Orlando Sentinel

Child-sex seeker sentenced to prison

- By Kevin P. Connolly Staff Writer

After years of pain, home builder Ross Edward Paulson, records say, turned to drugs and booze for relief. Then he turned to Craigslist for sex with a 13-year-old girl.

But the girl never existed and the “father” offering her for sex was really an undercover agent participat­ing in a law-enforcemen­t crackdown on sexual exploitati­on and abuse of children.

Paulson, who lived in Wisconsin before moving to Altamonte Springs last year, was sentenced in Orlando on Wednesday to 20 years in federal prison for trying to have sex with a child. Paulson, 60, pleaded guilty on Nov. 30 to a charge of attempted sexual enticement of a minor. In a letter to U.S. District Judge Paul G. Byron, Paulson said he was under pressure from work and wanted to be strong for his wife, despite his excessive pain.

“In coping with that I experiment­ed with the combinatio­ns of alcohol, prescripti­on medication, and marijuana,” the handwritte­n letter says. “Any amount of physical pain does not compare with the emotional pain I have caused my family.”

Paulson responded to a Craigslist advertisem­ent in July titled “Looking for other Daddies.”

“Never did this before but I am very interested,’’ he said in a chat with the “father.”

They agreed on a meeting place — a convenienc­e store at Barnes and Fisk boulevards in the Rockledge community of Brevard County. He went there at 5:30 p.m. July 23 and was arrested. He brought condoms, sex toys and unspecifie­d costumes.
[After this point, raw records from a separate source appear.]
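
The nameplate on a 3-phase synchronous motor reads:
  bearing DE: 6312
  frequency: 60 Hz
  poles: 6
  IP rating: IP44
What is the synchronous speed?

n_s = 120f/p = 120×60/6 = 1200 rpm

1200 rpm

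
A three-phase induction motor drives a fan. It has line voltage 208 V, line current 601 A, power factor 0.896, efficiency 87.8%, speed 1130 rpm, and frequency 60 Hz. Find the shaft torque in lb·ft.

1060 lb·ft

P_in = √3·V·I·cosφ = 1.732 × 208 × 601 × 0.896 = 193996 W
P_out = η·P_in = 0.878 × 193996 = 170328 W
n = 1130 rpm
ω = 2π×1130/60 = 118.3 rad/s
τ = P_out/ω = 170328/118.3 = 1440 N·m
In lb·ft: 1440/1.356 = 1060 lb·ft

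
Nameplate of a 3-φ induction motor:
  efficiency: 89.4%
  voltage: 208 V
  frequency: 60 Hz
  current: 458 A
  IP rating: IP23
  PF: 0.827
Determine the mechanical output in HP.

P_in = √3·V·I·cosφ = 1.732 × 208 × 458 × 0.827 = 136453 W
P_out = η·P_in = 0.894 × 136453 = 121989 W
= 121989/746 = 164 HP

164 HP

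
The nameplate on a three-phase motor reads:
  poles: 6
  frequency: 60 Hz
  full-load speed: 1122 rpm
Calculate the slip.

6.50 %

n_s = 120f/p = 120×60/6 = 1200 rpm
s = (n_s − n)/n_s = (1200 − 1122)/1200 = 0.0650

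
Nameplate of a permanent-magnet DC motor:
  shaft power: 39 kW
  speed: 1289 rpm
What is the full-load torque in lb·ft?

ω = 2π × 1289/60 = 135 rad/s
τ = P/ω = 39000/135 = 288.9 N·m
In lb·ft: 288.9/1.356 = 213 lb·ft

213 lb·ft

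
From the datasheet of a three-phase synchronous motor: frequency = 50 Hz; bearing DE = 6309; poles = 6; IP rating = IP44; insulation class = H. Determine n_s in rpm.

n_s = 120f/p = 120×50/6 = 1000 rpm

1000 rpm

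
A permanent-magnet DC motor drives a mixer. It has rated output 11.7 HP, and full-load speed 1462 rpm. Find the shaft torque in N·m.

57 N·m

P_out = 11.7 × 746 = 8728 W
ω = 2π × 1462/60 = 153.1 rad/s
τ = P_out/ω = 8728/153.1 = 57 N·m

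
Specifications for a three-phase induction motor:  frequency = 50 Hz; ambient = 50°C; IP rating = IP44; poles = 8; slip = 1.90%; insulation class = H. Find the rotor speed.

n_s = 120f/p = 120×50/8 = 750 rpm
n = n_s(1 − s) = 750 × (1 − 0.019) = 736 rpm

736 rpm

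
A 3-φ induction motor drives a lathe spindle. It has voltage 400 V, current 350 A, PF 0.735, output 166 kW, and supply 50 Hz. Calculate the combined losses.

P_in = √3·V·I·cosφ = 1.732×400×350×0.735 = 178223 W
P_out = 166000 W
Losses = P_in − P_out = 178223 − 166000 = 12223 W

12200 W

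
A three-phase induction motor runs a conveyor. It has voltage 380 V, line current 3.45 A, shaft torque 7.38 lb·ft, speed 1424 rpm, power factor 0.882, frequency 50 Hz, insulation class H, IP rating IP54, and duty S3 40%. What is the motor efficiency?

τ = 7.38 lb·ft × 1.356 = 10.01 N·m
ω = 2π × 1424/60 = 149.1 rad/s; P_out = τω = 10.01 × 149.1 = 1492 W
P_in = √3·V_L·I_L·cosφ = 1.732 × 380 × 3.45 × 0.882 = 2003 W
η = P_out / P_in = 1492 / 2003 = 0.745 = 74.5%

74.5 %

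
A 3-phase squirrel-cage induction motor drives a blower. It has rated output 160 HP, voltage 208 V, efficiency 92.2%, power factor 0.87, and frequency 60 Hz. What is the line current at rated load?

P_out = 160 × 746 = 119360 W
P_in = P_out / η = 119360 / 0.922 = 129458 W
I_L = P_in / (√3·V_L·cosφ) = 129458 / (1.732 × 208 × 0.87) = 413 A

413 A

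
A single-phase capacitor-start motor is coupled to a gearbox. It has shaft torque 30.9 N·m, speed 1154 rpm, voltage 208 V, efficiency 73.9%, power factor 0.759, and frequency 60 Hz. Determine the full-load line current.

32 A

ω = 2π×1154/60 = 120.8 rad/s; P_out = τω = 30.9 × 120.8 = 3733 W
P_in = P_out / η = 3733 / 0.739 = 5051 W
I = P_in / (V·cosφ) = 5051 / (208 × 0.759) = 32 A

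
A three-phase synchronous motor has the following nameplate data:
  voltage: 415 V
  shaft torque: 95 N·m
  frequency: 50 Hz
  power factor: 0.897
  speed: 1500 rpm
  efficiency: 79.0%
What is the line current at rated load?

29.3 A

ω = 2π×1500/60 = 157.1 rad/s; P_out = τω = 95 × 157.1 = 14925 W
P_in = P_out / η = 14925 / 0.790 = 18892 W
I_L = P_in / (√3·V_L·cosφ) = 18892 / (1.732 × 415 × 0.897) = 29.3 A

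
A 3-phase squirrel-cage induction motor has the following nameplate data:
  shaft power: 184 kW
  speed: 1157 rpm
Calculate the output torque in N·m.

1520 N·m

ω = 2π × 1157/60 = 121.2 rad/s
τ = P/ω = 184000/121.2 = 1520 N·m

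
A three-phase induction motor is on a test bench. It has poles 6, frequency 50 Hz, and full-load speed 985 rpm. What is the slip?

n_s = 120f/p = 120×50/6 = 1000 rpm
s = (n_s − n)/n_s = (1000 − 985)/1000 = 0.0150

1.50 %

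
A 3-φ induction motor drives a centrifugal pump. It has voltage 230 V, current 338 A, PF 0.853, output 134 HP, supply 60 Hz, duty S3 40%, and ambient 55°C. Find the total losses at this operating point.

P_in = √3·V·I·cosφ = 1.732×230×338×0.853 = 114853 W
P_out = 134×746 = 99964 W
Losses = P_in − P_out = 114853 − 99964 = 14889 W

14.9 kW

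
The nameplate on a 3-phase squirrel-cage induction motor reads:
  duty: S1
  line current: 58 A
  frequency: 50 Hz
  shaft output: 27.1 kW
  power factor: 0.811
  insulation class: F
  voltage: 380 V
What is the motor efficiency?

87.5 %

P_out = 27.1 kW = 27100 W
P_in = √3·V_L·I_L·cosφ = 1.732 × 380 × 58 × 0.811 = 30959 W
η = P_out / P_in = 27100 / 30959 = 0.875 = 87.5%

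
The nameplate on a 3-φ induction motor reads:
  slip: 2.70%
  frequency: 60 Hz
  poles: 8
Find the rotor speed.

n_s = 120f/p = 120×60/8 = 900 rpm
n = n_s(1 − s) = 900 × (1 − 0.027) = 876 rpm

876 rpm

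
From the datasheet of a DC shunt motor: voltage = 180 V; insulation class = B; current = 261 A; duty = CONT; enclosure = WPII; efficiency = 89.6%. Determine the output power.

42.1 kW

P_in = V·I = 180 × 261 = 46980 W
P_out = η·P_in = 0.896 × 46980 = 42094 W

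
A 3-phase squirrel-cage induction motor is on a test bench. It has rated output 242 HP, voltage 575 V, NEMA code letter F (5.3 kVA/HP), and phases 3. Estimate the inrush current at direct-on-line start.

S_LR = 5.3 × 242 = 1282.6 kVA
I_LR = S_LR/(√3·V_L) = 1282600/(1.732×575) = 1290 A

1290 A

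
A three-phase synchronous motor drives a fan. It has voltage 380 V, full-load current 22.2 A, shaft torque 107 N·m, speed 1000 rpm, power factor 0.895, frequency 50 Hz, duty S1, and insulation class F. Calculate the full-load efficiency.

ω = 2π × 1000/60 = 104.7 rad/s; P_out = τω = 107 × 104.7 = 11203 W
P_in = √3·V_L·I_L·cosφ = 1.732 × 380 × 22.2 × 0.895 = 13077 W
η = P_out / P_in = 11203 / 13077 = 0.857 = 85.7%

85.7 %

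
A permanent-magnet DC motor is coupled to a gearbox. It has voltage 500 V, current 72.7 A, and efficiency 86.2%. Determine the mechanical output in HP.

42 HP

P_in = V·I = 500 × 72.7 = 36350 W
P_out = η·P_in = 0.862 × 36350 = 31334 W
= 31334/746 = 42 HP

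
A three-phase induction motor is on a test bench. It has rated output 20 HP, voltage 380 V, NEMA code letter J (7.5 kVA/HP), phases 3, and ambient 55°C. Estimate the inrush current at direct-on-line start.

S_LR = 7.5 × 20 = 150 kVA
I_LR = S_LR/(√3·V_L) = 150000/(1.732×380) = 228 A

228 A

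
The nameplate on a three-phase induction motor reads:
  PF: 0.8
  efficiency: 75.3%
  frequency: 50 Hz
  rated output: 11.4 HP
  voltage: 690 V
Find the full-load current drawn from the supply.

P_out = 11.4 × 746 = 8504 W
P_in = P_out / η = 8504 / 0.753 = 11293 W
I_L = P_in / (√3·V_L·cosφ) = 11293 / (1.732 × 690 × 0.8) = 11.8 A

11.8 A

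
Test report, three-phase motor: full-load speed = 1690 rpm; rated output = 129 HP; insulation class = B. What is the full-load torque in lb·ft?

P_out = 129 × 746 = 96234 W
ω = 2π × 1690/60 = 177 rad/s
τ = P_out/ω = 96234/177 = 543.7 N·m
In lb·ft: 543.7/1.356 = 401 lb·ft

401 lb·ft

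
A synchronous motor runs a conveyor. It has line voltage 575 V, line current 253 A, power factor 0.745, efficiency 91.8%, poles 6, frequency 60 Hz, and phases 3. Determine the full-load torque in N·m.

1370 N·m

P_in = √3·V·I·cosφ = 1.732 × 575 × 253 × 0.745 = 187712 W
P_out = η·P_in = 0.918 × 187712 = 172320 W
n = n_s = 120×60/6 = 1200 rpm (synchronous)
ω = 2π×1200/60 = 125.7 rad/s
τ = P_out/ω = 172320/125.7 = 1370 N·m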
Paulson’s family, including his mother and wife, sent letters to the judge in hopes of leniency. The minimum sentence was 10 years and the maximum was life.

Over the years, Paulson “beat up his body” as a general contractor and carpenter, leaving him suffering from physical problems and pain, his wife said.

“Ross had several surgeries before I ever met him. Since I met him, he has had major reconstruc­tive neck surgery, rotator cuff surgery on his right shoulder, and then a total left shoulder replacemen­t,” she wrote. “He currently has quite a bit of metal holding his body together.”

They moved to Altamonte Springs with plans to flip a house, she said. “Ross’s arrest has been nothing but a shock and tragedy to our family,” she wrote. “This is so utterly out of character for Ross. We have a good marriage where there is love, respect and support for one another. When he is home, he loves to be able to cook, and takes very good care of me.”

His late father was an alcoholic who physically and verbally abused him as a child, his mother said. Once, he rolled his eyes at his father, who responded with punches.

“He kept taunting Ross to ‘stand up and fight him like a man’ which resulted in more punches to the floor,” she wrote. When he was in high school, he came home late one night and his father kicked him out of the house. His mother wasn’t allowed to speak to him for 16 years.

“Ross called me shortly before his arrest took place and told me that he was in so much pain that he had been flat on his back for 3 days,” her letter said. “His character is above reproach. He is a Christian, and is honest.”